Keadaan tersebut patut kita pahami, mengingat dari sudut
pengetahuan (knowledge), subtansinya
sedemikian luas, sehingga tidak mungkin diajarkan seluruhnya dalam dan selama
yang bersangkutan menempuh Pendidikan Pasca Sarjana Magister Kenotariatan maupun
pada waktu menjalani magang, kecuali yang bersangkutan mau belajar sendiri atau
bersama-samadengan sesama Notaris dengan tekun, Seperti halnya pengetahuan,
mengenai keterampilan (skill) telah
diperoleh juga pada waktu menempuh Pendidikan Pasca Sarjana Magister
Kenotariatan maupun pada waktu menjalani magang, namun ternyata masih belum cukup,
sebab harus dilatih secara terus-menerus. Sedangkan mengenai perilaku
profesional (professional attitude) yang
di dalamnya terkandung pengetahuan dan keterampilan mengenai hal ihwal yang
berkaitan dengan tugas jabatan dan integritas moral, jauh lebih berat lagi
berhubung faktor pendidikan moral, lingkungan, maupun watak dasar yang
bersangkutan sedemikian menentukan.
Suata kenyataan yang sangat menyakitkan tatkala kita
mengetahui, mendengar, atau bahkan merasakan sendiri di mana melakukan
pelanggaran dalam proses pembuatan akta dianggap oleh sebagian masyarakat
sebagai memberikan pelayanan yang baik, misalnya tidak membacakan akta.
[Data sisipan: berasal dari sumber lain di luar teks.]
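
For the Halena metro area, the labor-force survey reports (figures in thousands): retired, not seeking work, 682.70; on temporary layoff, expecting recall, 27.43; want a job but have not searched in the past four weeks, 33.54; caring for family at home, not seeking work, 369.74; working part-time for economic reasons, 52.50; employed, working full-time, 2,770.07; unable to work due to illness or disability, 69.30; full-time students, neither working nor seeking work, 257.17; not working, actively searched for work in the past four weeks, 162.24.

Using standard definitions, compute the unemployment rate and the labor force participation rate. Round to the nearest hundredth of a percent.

Employed = 52.50 + 2,770.07 = 2,822.57 thousand (anyone who worked, including part-time for economic reasons, counts as employed).
Unemployed = 27.43 + 162.24 = 189.67 thousand (jobless and actively searching, or on temporary layoff).
Labor force = 2,822.57 + 189.67 = 3,012.24 thousand.
Not in labor force = 682.70 + 33.54 + 369.74 + 69.30 + 257.17 = 1,412.45 thousand (those not working and not actively searching are outside the labor force — including those who want a job but have given up searching).
Civilian working-age population = 3,012.24 + 1,412.45 = 4,424.69 thousand.
Unemployment rate = 189.67 / 3,012.24 = 6.30%.
Labor force participation rate = 3,012.24 / 4,424.69 = 68.08%.

Unemployment rate ≈ 6.30%; labor force participation rate ≈ 68.08%.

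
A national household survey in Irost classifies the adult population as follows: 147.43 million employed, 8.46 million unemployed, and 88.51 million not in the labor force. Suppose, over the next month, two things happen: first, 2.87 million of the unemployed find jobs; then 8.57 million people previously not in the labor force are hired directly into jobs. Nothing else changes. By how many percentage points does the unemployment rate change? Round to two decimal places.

Initially, labor force = 147.43 + 8.46 = 155.89 million, so u = 8.46/155.89 = 5.43%.
After the first change, unemployed falls and employed rises by 2.87; labor force unchanged → E = 150.30, U = 5.59, labor force = 155.89 million.
After the second change, employed and labor force both rise by 8.57; unemployed unchanged → E = 158.87, U = 5.59, labor force = 164.46 million.
New unemployment rate = 5.59 / 164.46 = 3.40%.
Change = 3.40% − 5.43% = −2.03 percentage points.

The unemployment rate changes by −2.03 percentage points.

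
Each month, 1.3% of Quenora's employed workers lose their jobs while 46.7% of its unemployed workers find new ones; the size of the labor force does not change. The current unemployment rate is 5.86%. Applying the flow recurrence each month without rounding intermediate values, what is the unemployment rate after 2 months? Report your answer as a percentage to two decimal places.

Unemployment rate after two months ≈ 3.56%.

With a fixed labor force, u_{t+1} = u_t + s·(1−u_t) − f·u_t = u_t·(1−s−f) + s.
Here 1−s−f = 0.520 and s = 0.013.
u_1 = 0.058600 × 0.520 + 0.013 = 0.043472.
u_2 = 0.043472 × 0.520 + 0.013 = 0.035605.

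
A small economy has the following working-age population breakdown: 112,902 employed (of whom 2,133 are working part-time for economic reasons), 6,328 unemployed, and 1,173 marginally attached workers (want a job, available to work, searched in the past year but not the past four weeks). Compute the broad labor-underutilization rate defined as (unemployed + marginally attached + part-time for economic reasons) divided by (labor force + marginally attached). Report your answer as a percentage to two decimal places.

Labor force = 112,902 + 6,328 = 119,230.
Numerator = 6,328 + 1,173 + 2,133 = 9,634.
Denominator = 119,230 + 1,173 = 120,403.
Broad rate = 9,634 / 120,403 = 8.00%.

Broad underutilization rate ≈ 8.00%.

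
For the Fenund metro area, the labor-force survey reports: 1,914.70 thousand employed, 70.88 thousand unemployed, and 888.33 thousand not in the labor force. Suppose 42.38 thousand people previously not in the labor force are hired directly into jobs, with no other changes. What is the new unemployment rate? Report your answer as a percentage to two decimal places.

Initially, labor force = 1,914.70 + 70.88 = 1,985.58 thousand, so u = 70.88/1,985.58 = 3.57%.
After the change, employed and labor force both rise by 42.38; unemployed unchanged → E = 1,957.08, U = 70.88, labor force = 2,027.96 thousand.
New unemployment rate = 70.88 / 2,027.96 = 3.50%.

New unemployment rate ≈ 3.50%.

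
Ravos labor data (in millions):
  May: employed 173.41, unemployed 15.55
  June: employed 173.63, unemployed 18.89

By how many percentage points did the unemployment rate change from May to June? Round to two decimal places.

The unemployment rate changed by +1.58 percentage points.

May: labor force = 173.41 + 15.55 = 188.96; u = 15.55/188.96 = 8.23%.
June: labor force = 173.63 + 18.89 = 192.52; u = 18.89/192.52 = 9.81%.
Change = 9.81% − 8.23% = +1.58 pp.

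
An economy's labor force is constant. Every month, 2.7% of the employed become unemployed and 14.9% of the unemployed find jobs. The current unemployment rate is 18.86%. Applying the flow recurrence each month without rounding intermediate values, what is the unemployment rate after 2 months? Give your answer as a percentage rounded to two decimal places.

Unemployment rate after two months ≈ 17.73%.

With a fixed labor force, u_{t+1} = u_t + s·(1−u_t) − f·u_t = u_t·(1−s−f) + s.
Here 1−s−f = 0.824 and s = 0.027.
u_1 = 0.188600 × 0.824 + 0.027 = 0.182406.
u_2 = 0.182406 × 0.824 + 0.027 = 0.177303.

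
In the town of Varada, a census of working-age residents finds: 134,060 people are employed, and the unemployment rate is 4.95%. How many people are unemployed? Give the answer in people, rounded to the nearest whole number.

Let U be the number unemployed. The labor force is E + U, and U/(E+U) = 0.0495.
So U = 0.0495 × 134,060 / (1 − 0.0495) = 6635.97 / 0.9505 ≈ 6,982.

About 6,982 are unemployed.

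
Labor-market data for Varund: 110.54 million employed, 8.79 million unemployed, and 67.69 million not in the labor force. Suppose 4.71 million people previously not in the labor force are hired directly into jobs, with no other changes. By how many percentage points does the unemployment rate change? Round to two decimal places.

The unemployment rate changes by −0.28 percentage points.

Initially, labor force = 110.54 + 8.79 = 119.33 million, so u = 8.79/119.33 = 7.37%.
After the change, employed and labor force both rise by 4.71; unemployed unchanged → E = 115.25, U = 8.79, labor force = 124.04 million.
New unemployment rate = 8.79 / 124.04 = 7.09%.
Change = 7.09% − 7.37% = −0.28 percentage points.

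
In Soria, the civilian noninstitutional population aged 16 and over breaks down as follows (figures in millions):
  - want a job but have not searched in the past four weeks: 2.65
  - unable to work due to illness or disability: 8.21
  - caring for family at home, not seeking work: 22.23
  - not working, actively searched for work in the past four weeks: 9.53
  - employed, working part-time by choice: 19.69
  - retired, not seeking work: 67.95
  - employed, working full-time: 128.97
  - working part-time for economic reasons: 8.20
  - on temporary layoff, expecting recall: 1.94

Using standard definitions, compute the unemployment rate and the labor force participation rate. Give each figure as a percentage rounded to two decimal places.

Employed = 19.69 + 128.97 + 8.20 = 156.86 million (anyone who worked, including part-time for economic reasons, counts as employed).
Unemployed = 9.53 + 1.94 = 11.47 million (jobless and actively searching, or on temporary layoff).
Labor force = 156.86 + 11.47 = 168.33 million.
Not in labor force = 2.65 + 8.21 + 22.23 + 67.95 = 101.04 million (those not working and not actively searching are outside the labor force — including those who want a job but have given up searching).
Civilian working-age population = 168.33 + 101.04 = 269.37 million.
Unemployment rate = 11.47 / 168.33 = 6.81%.
Labor force participation rate = 168.33 / 269.37 = 62.49%.

Unemployment rate ≈ 6.81%; labor force participation rate ≈ 62.49%.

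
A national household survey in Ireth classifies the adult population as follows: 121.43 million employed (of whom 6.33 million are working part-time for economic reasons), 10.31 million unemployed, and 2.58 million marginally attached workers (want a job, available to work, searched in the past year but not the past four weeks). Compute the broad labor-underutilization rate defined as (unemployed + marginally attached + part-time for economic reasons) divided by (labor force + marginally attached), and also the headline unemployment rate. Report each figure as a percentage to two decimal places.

Broad underutilization rate ≈ 14.31%; headline unemployment rate ≈ 7.83%.

Labor force = 121.43 + 10.31 = 131.74 million.
Numerator = 10.31 + 2.58 + 6.33 = 19.22 million.
Denominator = 131.74 + 2.58 = 134.32 million.
Broad rate = 19.22 / 134.32 = 14.31%.
Headline unemployment rate = 10.31 / 131.74 = 7.83%.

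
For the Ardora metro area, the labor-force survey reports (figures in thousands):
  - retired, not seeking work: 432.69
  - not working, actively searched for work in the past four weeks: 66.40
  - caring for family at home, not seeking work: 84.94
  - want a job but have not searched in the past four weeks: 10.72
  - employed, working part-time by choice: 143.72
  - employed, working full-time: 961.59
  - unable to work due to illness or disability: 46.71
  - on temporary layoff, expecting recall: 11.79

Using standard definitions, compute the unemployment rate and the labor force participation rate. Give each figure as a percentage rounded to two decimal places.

Unemployment rate ≈ 6.61%; labor force participation rate ≈ 67.30%.

Employed = 143.72 + 961.59 = 1,105.31 thousand.
Unemployed = 66.40 + 11.79 = 78.19 thousand (jobless and actively searching, or on temporary layoff).
Labor force = 1,105.31 + 78.19 = 1,183.50 thousand.
Not in labor force = 432.69 + 84.94 + 10.72 + 46.71 = 575.06 thousand (those not working and not actively searching are outside the labor force — including those who want a job but have given up searching).
Civilian working-age population = 1,183.50 + 575.06 = 1,758.56 thousand.
Unemployment rate = 78.19 / 1,183.50 = 6.61%.
Labor force participation rate = 1,183.50 / 1,758.56 = 67.30%.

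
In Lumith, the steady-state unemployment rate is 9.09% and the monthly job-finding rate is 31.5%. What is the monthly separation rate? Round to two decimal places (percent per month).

From u* = s/(s+f): s = u·f/(1−u).
s = 0.0909 × 31.5 / (1 − 0.0909) = 2.8633 / 0.9091 ≈ 3.15% per month.

Separation rate ≈ 3.15% per month.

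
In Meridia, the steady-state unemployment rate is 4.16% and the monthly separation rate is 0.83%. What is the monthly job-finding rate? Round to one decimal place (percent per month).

From u* = s/(s+f): f = s·(1−u)/u.
f = 0.83 × (1 − 0.0416) / 0.0416 = 0.7955 / 0.0416 ≈ 19.1% per month.

Job-finding rate ≈ 19.1% per month.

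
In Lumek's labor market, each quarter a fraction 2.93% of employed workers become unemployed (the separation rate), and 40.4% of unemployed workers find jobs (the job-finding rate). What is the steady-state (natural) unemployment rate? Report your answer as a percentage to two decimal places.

Steady-state unemployment rate ≈ 6.76%.

At steady state the flows balance: s·E = f·U, so U/(E+U) = s/(s+f).
u* = 2.93 / (2.93 + 40.4) = 2.93 / 43.33 = 6.76%.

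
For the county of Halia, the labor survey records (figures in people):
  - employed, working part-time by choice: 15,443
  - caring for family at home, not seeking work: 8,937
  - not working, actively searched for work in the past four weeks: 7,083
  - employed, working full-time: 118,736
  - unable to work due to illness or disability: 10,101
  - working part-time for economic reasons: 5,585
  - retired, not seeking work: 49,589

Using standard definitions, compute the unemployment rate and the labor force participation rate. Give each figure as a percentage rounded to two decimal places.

Unemployment rate ≈ 4.82%; labor force participation rate ≈ 68.15%.

Employed = 15,443 + 118,736 + 5,585 = 139,764 (anyone who worked, including part-time for economic reasons, counts as employed).
Unemployed = 7,083.
Labor force = 139,764 + 7,083 = 146,847.
Not in labor force = 8,937 + 10,101 + 49,589 = 68,627 (those not working and not actively searching are outside the labor force).
Civilian working-age population = 146,847 + 68,627 = 215,474.
Unemployment rate = 7,083 / 146,847 = 4.82%.
Labor force participation rate = 146,847 / 215,474 = 68.15%.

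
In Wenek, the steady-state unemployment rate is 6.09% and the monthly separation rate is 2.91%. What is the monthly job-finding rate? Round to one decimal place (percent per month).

From u* = s/(s+f): f = s·(1−u)/u.
f = 2.91 × (1 − 0.0609) / 0.0609 = 2.7328 / 0.0609 ≈ 44.9% per month.

Job-finding rate ≈ 44.9% per month.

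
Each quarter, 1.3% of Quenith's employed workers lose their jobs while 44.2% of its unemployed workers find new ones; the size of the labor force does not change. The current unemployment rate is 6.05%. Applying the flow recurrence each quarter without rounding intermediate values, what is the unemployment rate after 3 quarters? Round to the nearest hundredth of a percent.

Unemployment rate after three quarters ≈ 3.37%.

With a fixed labor force, u_{t+1} = u_t + s·(1−u_t) − f·u_t = u_t·(1−s−f) + s.
Here 1−s−f = 0.545 and s = 0.013.
u_1 = 0.060500 × 0.545 + 0.013 = 0.045972.
u_2 = 0.045972 × 0.545 + 0.013 = 0.038055.
u_3 = 0.038055 × 0.545 + 0.013 = 0.033740.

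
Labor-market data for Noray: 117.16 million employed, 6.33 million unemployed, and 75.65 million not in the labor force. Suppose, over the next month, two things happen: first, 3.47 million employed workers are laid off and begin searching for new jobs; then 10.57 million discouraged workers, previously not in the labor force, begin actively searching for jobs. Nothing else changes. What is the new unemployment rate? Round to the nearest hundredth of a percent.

New unemployment rate ≈ 15.19%.

Initially, labor force = 117.16 + 6.33 = 123.49 million, so u = 6.33/123.49 = 5.13%.
After the first change, employed falls and unemployed rises by 3.47; labor force unchanged → E = 113.69, U = 9.80, labor force = 123.49 million.
After the second change, unemployed and labor force both rise by 10.57 → E = 113.69, U = 20.37, labor force = 134.06 million.
New unemployment rate = 20.37 / 134.06 = 15.19%.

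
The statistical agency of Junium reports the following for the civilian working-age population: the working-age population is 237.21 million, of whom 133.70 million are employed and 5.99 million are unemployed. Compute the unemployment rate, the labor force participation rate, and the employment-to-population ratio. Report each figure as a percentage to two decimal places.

Unemployment rate ≈ 4.29%; labor force participation rate ≈ 58.89%; employment-population ratio ≈ 56.36%.

Labor force = employed + unemployed = 133.70 + 5.99 = 139.69 million.
Unemployment rate = 5.99 / 139.69 = 4.29%.
Labor force participation rate = 139.69 / 237.21 = 58.89%.
Employment-population ratio = 133.70 / 237.21 = 56.36%.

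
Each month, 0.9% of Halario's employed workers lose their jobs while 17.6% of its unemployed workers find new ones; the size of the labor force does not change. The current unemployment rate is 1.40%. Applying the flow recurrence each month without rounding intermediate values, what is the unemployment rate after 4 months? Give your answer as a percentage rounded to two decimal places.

With a fixed labor force, u_{t+1} = u_t + s·(1−u_t) − f·u_t = u_t·(1−s−f) + s.
Here 1−s−f = 0.815 and s = 0.009.
u_1 = 0.014000 × 0.815 + 0.009 = 0.020410.
u_2 = 0.020410 × 0.815 + 0.009 = 0.025634.
u_3 = 0.025634 × 0.815 + 0.009 = 0.029892.
u_4 = 0.029892 × 0.815 + 0.009 = 0.033362.

Unemployment rate after four months ≈ 3.34%.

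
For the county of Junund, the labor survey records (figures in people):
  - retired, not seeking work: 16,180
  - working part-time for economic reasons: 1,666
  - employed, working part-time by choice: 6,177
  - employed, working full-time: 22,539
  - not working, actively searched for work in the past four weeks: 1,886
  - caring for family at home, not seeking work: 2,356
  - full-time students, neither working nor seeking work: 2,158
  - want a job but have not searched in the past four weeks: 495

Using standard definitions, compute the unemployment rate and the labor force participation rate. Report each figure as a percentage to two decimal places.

Unemployment rate ≈ 5.84%; labor force participation rate ≈ 60.36%.

Employed = 1,666 + 6,177 + 22,539 = 30,382 (anyone who worked, including part-time for economic reasons, counts as employed).
Unemployed = 1,886.
Labor force = 30,382 + 1,886 = 32,268.
Not in labor force = 16,180 + 2,356 + 2,158 + 495 = 21,189 (those not working and not actively searching are outside the labor force — including those who want a job but have given up searching).
Civilian working-age population = 32,268 + 21,189 = 53,457.
Unemployment rate = 1,886 / 32,268 = 5.84%.
Labor force participation rate = 32,268 / 53,457 = 60.36%.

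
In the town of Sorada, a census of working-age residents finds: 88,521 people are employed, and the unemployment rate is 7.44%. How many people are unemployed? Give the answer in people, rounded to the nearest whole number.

About 7,115 are unemployed.

Let U be the number unemployed. The labor force is E + U, and U/(E+U) = 0.0744.
So U = 0.0744 × 88,521 / (1 − 0.0744) = 6585.96 / 0.9256 ≈ 7,115.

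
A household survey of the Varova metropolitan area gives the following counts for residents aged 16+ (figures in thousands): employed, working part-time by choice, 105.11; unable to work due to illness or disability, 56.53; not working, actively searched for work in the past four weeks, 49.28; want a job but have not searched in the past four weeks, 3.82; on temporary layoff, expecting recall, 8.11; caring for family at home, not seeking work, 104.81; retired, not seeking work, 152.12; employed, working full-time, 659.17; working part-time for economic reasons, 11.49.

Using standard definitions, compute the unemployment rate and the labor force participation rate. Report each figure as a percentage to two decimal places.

Employed = 105.11 + 659.17 + 11.49 = 775.77 thousand (anyone who worked, including part-time for economic reasons, counts as employed).
Unemployed = 49.28 + 8.11 = 57.39 thousand (jobless and actively searching, or on temporary layoff).
Labor force = 775.77 + 57.39 = 833.16 thousand.
Not in labor force = 56.53 + 3.82 + 104.81 + 152.12 = 317.28 thousand (those not working and not actively searching are outside the labor force — including those who want a job but have given up searching).
Civilian working-age population = 833.16 + 317.28 = 1,150.44 thousand.
Unemployment rate = 57.39 / 833.16 = 6.89%.
Labor force participation rate = 833.16 / 1,150.44 = 72.42%.

Unemployment rate ≈ 6.89%; labor force participation rate ≈ 72.42%.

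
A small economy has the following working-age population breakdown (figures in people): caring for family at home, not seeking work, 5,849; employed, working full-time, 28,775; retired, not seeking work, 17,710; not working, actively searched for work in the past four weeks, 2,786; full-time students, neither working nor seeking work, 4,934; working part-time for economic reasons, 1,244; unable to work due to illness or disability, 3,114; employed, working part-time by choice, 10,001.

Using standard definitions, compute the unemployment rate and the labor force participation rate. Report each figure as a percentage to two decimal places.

Employed = 28,775 + 1,244 + 10,001 = 40,020 (anyone who worked, including part-time for economic reasons, counts as employed).
Unemployed = 2,786.
Labor force = 40,020 + 2,786 = 42,806.
Not in labor force = 5,849 + 17,710 + 4,934 + 3,114 = 31,607 (those not working and not actively searching are outside the labor force).
Civilian working-age population = 42,806 + 31,607 = 74,413.
Unemployment rate = 2,786 / 42,806 = 6.51%.
Labor force participation rate = 42,806 / 74,413 = 57.52%.

Unemployment rate ≈ 6.51%; labor force participation rate ≈ 57.52%.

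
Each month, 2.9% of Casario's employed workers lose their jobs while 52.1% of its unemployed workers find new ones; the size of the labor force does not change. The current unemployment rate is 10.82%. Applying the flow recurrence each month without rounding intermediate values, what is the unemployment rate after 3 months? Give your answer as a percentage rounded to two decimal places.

Unemployment rate after three months ≈ 5.78%.

With a fixed labor force, u_{t+1} = u_t + s·(1−u_t) − f·u_t = u_t·(1−s−f) + s.
Here 1−s−f = 0.450 and s = 0.029.
u_1 = 0.108200 × 0.450 + 0.029 = 0.077690.
u_2 = 0.077690 × 0.450 + 0.029 = 0.063961.
u_3 = 0.063961 × 0.450 + 0.029 = 0.057782.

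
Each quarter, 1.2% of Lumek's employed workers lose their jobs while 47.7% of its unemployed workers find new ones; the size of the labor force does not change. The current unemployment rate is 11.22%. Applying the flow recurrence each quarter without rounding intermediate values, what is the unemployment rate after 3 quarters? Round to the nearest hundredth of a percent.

Unemployment rate after three quarters ≈ 3.62%.

With a fixed labor force, u_{t+1} = u_t + s·(1−u_t) − f·u_t = u_t·(1−s−f) + s.
Here 1−s−f = 0.511 and s = 0.012.
u_1 = 0.112200 × 0.511 + 0.012 = 0.069334.
u_2 = 0.069334 × 0.511 + 0.012 = 0.047430.
u_3 = 0.047430 × 0.511 + 0.012 = 0.036237.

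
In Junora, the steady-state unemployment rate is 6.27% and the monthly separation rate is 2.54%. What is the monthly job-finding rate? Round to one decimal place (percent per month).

Job-finding rate ≈ 38.0% per month.

From u* = s/(s+f): f = s·(1−u)/u.
f = 2.54 × (1 − 0.0627) / 0.0627 = 2.3807 / 0.0627 ≈ 38.0% per month.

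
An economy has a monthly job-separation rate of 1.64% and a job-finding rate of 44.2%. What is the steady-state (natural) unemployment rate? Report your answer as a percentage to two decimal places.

Steady-state unemployment rate ≈ 3.58%.

At steady state the flows balance: s·E = f·U, so U/(E+U) = s/(s+f).
u* = 1.64 / (1.64 + 44.2) = 1.64 / 45.84 = 3.58%.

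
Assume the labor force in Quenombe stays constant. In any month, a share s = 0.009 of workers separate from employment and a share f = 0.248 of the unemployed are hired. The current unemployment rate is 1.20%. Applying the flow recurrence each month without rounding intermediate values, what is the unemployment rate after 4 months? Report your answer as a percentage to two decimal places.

With a fixed labor force, u_{t+1} = u_t + s·(1−u_t) − f·u_t = u_t·(1−s−f) + s.
Here 1−s−f = 0.743 and s = 0.009.
u_1 = 0.012000 × 0.743 + 0.009 = 0.017916.
u_2 = 0.017916 × 0.743 + 0.009 = 0.022312.
u_3 = 0.022312 × 0.743 + 0.009 = 0.025578.
u_4 = 0.025578 × 0.743 + 0.009 = 0.028004.

Unemployment rate after four months ≈ 2.80%.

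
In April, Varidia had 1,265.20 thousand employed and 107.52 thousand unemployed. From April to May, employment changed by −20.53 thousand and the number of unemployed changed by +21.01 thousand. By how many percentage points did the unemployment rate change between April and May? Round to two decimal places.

April: labor force = 1,265.20 + 107.52 = 1,372.72; u = 107.52/1,372.72 = 7.83%.
May: labor force = 1,244.67 + 128.53 = 1,373.20; u = 128.53/1,373.20 = 9.36%.
Change = 9.36% − 7.83% = +1.53 pp.

The unemployment rate changed by +1.53 percentage points.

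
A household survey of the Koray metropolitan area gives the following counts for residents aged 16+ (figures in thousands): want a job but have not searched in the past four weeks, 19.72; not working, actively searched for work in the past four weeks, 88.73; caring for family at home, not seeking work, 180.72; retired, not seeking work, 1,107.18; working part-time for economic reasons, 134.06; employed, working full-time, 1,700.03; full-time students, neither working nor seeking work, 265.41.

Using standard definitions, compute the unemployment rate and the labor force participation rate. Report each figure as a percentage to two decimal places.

Employed = 134.06 + 1,700.03 = 1,834.09 thousand (anyone who worked, including part-time for economic reasons, counts as employed).
Unemployed = 88.73 thousand.
Labor force = 1,834.09 + 88.73 = 1,922.82 thousand.
Not in labor force = 19.72 + 180.72 + 1,107.18 + 265.41 = 1,573.03 thousand (those not working and not actively searching are outside the labor force — including those who want a job but have given up searching).
Civilian working-age population = 1,922.82 + 1,573.03 = 3,495.85 thousand.
Unemployment rate = 88.73 / 1,922.82 = 4.61%.
Labor force participation rate = 1,922.82 / 3,495.85 = 55.00%.

Unemployment rate ≈ 4.61%; labor force participation rate ≈ 55.00%.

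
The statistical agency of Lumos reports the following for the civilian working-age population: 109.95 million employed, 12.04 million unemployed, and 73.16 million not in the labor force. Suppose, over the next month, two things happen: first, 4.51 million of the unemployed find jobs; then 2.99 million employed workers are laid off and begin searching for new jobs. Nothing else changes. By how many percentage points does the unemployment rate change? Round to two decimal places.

Initially, labor force = 109.95 + 12.04 = 121.99 million, so u = 12.04/121.99 = 9.87%.
After the first change, unemployed falls and employed rises by 4.51; labor force unchanged → E = 114.46, U = 7.53, labor force = 121.99 million.
After the second change, employed falls and unemployed rises by 2.99; labor force unchanged → E = 111.47, U = 10.52, labor force = 121.99 million.
New unemployment rate = 10.52 / 121.99 = 8.62%.
Change = 8.62% − 9.87% = −1.25 percentage points.

The unemployment rate changes by −1.25 percentage points.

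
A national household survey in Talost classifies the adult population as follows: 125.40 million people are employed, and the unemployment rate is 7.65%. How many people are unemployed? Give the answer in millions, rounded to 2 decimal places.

Let U be the number unemployed. The labor force is E + U, and U/(E+U) = 0.0765.
So U = 0.0765 × 125.40 / (1 − 0.0765) = 9.5931 / 0.9235 ≈ 10.39 million.

About 10.39 million are unemployed.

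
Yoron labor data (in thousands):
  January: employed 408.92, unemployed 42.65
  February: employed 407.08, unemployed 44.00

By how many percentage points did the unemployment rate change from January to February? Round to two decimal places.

January: labor force = 408.92 + 42.65 = 451.57; u = 42.65/451.57 = 9.44%.
February: labor force = 407.08 + 44.00 = 451.08; u = 44.00/451.08 = 9.75%.
Change = 9.75% − 9.44% = +0.31 pp.

The unemployment rate changed by +0.31 percentage points.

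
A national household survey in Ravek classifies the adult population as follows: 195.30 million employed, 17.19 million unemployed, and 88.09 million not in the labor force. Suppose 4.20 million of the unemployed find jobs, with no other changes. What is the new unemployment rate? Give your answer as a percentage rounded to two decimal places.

New unemployment rate ≈ 6.11%.

Initially, labor force = 195.30 + 17.19 = 212.49 million, so u = 17.19/212.49 = 8.09%.
After the change, unemployed falls and employed rises by 4.20; labor force unchanged → E = 199.50, U = 12.99, labor force = 212.49 million.
New unemployment rate = 12.99 / 212.49 = 6.11%.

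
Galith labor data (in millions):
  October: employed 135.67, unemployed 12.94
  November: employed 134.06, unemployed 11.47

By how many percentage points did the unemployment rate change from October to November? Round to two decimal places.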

Bukan
mustahil keadaan seperti menyebabkan Notaris yang dalam melakukan tugas
jabatannya secara benar dan tertib malah tidak terpakai.
Dari uraian di atas, khususnya mengenai pengertian
Standar Profesi sebagaimana dimaksud dalam penjelasan pasal 53 Undang-Undang Nomor
23 Tahun 1992 dan Pasal 50 Undang-Undang Nomor 29 Tahun 2004, terlihat
pentingnya pembuatan Standar Profesi Notaris, berhubung pembentukan Standar
Profesi dimaksudkan antara lain:
a.
Untuk
melindungi masyarakat dari praktek Notaris yang tidak sesuai dengan standar
profesi;
b.
Untuk
melindungi profesi dari tuntutan masyarakat yang tidak wajar;
c.
Sebagai
pedoman, sekaligus petunjuk dalam menjalankan profesi secara baik, maupun dalam
melakukan pengawasan, pembinaan, dan peningkatan mutu pelayanan kepada klien.
Sekalipun sampai saat ini secara formal belum ada standar
profisi Notaris, namun sesungguhnya standar profesi Notaris telah termuat dalam
Undang-Undang Jabatan Notaris dan beberapa peraturan perundang-undangan terkait
maupun dalam kode etik Notaris. Oleh karena itu sudah selayaknya profesi
jabatan Notaris, demikian juga bagi Notaris yang menjalankan jabatannya sesuai
dengan yang diamanatkan oleh peraturan perundang-undangan mendapatkan
perlindungan, dalam arti terhadap:
a.
Profesi
Jabatan Notaris dipelihara dan dijaga kebedaannya; sedangkan kepada
b.
Notaris
yang melaksanakan jabatan sesuai dengan peraturan perundang-undangan maupun
Kode Etik Notaris diberi perlindungan hukum.